Received 30 August 2008; Accepted 8 December 2008

Academic Editor: Nigel Brunskill

Copyright © 2008 Shinji Kume et al. This is an open access article distributed under the Creative Commons Attribution License, which permits unrestricted use, distribution, and reproduction in any medium, provided the original work is properly cited.

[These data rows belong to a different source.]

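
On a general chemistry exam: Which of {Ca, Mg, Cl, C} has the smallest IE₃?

The third ionization energy removes an electron from the +2 ion. For each element: Ca²⁺ is the bare [Ar] core; Mg²⁺ is the bare [Ne] core; Cl²⁺ still has 5 valence electrons; C²⁺ still has 2 valence electrons.
Pulling an electron out of a noble-gas core costs far more than removing a remaining valence electron, so Ca and Mg sit at the high end of IE_3.
Valence configurations: Cl²⁺ [Ne]3s²3p³, C²⁺ [He]2s².
Tabulated IE_3 (kJ/mol): Ca 4912, Mg 7733, Cl 3822, C 4620.
Putting it together, IE_3: Cl < C < Ca < Mg.

Cl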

Diabetic nephropathy is a leading cause of end-stage renal disease, which is increasing in incidence worldwide, despite intensive treatment approaches such as glycemic and blood pressure control in patients with diabetes mellitus. New therapeutic strategies are needed to prevent the onset of diabetic nephropathy. Peroxisome proliferator-activated receptors (PPARs) are ligand-activated nuclear transcription factors that play important roles in lipid and glucose homeostases. These agents might prevent the progression of diabetic nephropathy, since PPAR agonists improve dyslipidemia and insulin resistance. Furthermore, data from murine models suggest that PPAR agonists also have independent renoprotective effects by suppressing inflammation, oxidative stress, lipotoxicity, and activation of the renin-angiotensin system. This review summarizes data from clinical and experimental studies regarding the relationship between PPARs and diabetic nephropathy. The therapeutic potential of PPAR agonists in the treatment of diabetic nephropathy is also discussed.